Flachs begins the article with a personal story of bitterness questioning why dancers are paid so little. She asks, “Why is there not financial support to offer a contract longer than 60 percent of the year? Why do the curtains open on our Sunday matinee to reveal a checkerboard of empty seats? What are we doing here if there is no demand for the service we provide as dancers?” She goes on to defend concert dance, solely from her perspective as a professional dancer. We cannot explain to non-dancers why they should value dance based on our experiences onstage. The majority of the audience cannot relate to standing in the wings, feeling the rush of running onstage, or out-of-body experiences when we fully commit to movements. If we want to expand our audiences beyond fellow dancers, we have to connect dance to the general public on another level. She says, “as any professional dancer knows…” But what about someone who is not a professional dancer? No wonder the world does not value dancers, we’ve separated ourselves; we’re living in a dance bubble. I’m not saying I have an answer to that–I wish everyone would just experience dance and maybe they would agree. But we need a new way to draw in a non-dancer audience.
Flachs seems to limit dance to escapism. If dance is just a way to escape reality, there are a million ways to do that. There are a million ways to escape technology. That does not make dance special.
Dance cannot negate that the world has changed and our daily interactions have changed because of technology. If that fact refuses to be reflected in performances, then it’s no wonder ticket sales dwindle. If we assume audiences should be able to view dance through the same lens they did 100 years ago, or even 30 years ago, when fast-paced social media had not altered our human experience, we will continue to see audience sizes diminish. I think incorporating and questioning technology in and through performance keeps live performance relevant. I want to keep seeing the classics on stage, I put my phone away for the duration of a performance, but a lot of people–particularly millennials–don’t. We’ve lost the cultural norm of going to the theater, of theater etiquette. And I believe we have to evolve as performers. We can still arrive at those deeply humanizing moments of performance, but we have to find new ways of engaging the audience, getting them excited about dance…

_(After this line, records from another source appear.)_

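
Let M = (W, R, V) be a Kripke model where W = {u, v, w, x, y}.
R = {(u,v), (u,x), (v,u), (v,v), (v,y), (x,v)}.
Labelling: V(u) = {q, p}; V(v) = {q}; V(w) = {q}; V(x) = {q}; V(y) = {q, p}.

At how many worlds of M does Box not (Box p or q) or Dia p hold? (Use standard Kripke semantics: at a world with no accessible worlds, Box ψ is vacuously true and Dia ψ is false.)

Recall that Box ψ holds at a world iff ψ holds at every accessible world, and Dia ψ holds iff ψ holds at some accessible world.
Let φ = Box not (Box p or q) or Dia p. Evaluate φ at each world:
  u (successors {v, x}): φ is false.
  v (successors {u, v, y}): φ is true.
  w (successors ∅): φ is true.
  x (successors {v}): φ is false.
  y (successors ∅): φ is true.
For instance, at v:
  At v: Box not (Box p or q) is false, Dia p is true, so Box not (Box p or q) or Dia p is true.
    At v: Box not (Box p or q) requires not (Box p or q) at every successor {u, v, y}.
      not (Box p or q) fails at u, so Box not (Box p or q) is false at v.
    At v: Dia p requires p at some successor in {u, v, y}.
      p holds at u, so Dia p is true at v.
Satisfying worlds: {v, w, y}

3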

Inclusive, community based dance events; site-specific performances that push the public to see spaces and bodies differently…i.e., dance as more than entertainment…
We can use movement, and dance, particularly process driven work, as research.
Dance functions as non-linguistic knowledge. I agree with Flachs that “Steps conveyed on stage can embody and transmit feelings to the audience…ideas are shared that may be difficult to articulate, but are deeply understood.” This is kinesthetic empathy–mirror neurons in our brain allowing us to experience the movements we see on other bodies, in this case, performers’ bodies. We can use this inherent human process to bridge the gap between people of different world views.
I also find Flachs’ separation of the intellectual and dance problematic. If we separate dance from the intellectual, we are invalidating dance, choreography, and movement as a form of research. In academia, we have to fight for dance to be taken as seriously as the sciences, or even as seriously as theater. Movement within a research context opens new pathways of understanding and engaging with the world. Research and language translate into our bodies and vice versa. The more we allow those to overlap, explore and deepen the overlap, explore how we translate from movement to language and back, the more profound our understanding of our human experience.
I also cannot agree with the idea of “the purity of live movement.” A body onstage is ripe with messages even before it moves. The body is political, a political subject, a form full of connotations. Yes, it can be incredibly liberating to move, but is that movement pure? Our experiences color our movement, and investigating that validates dance as research.
I believe the world needs dance (and music) because it brings people of all walks of life together. I believe the world needs dance in intellectual research, because humans are not just theories and words, we are also bodies, and investigating the interactions between body, language, and experience unlocks the possibility to imagine new realities.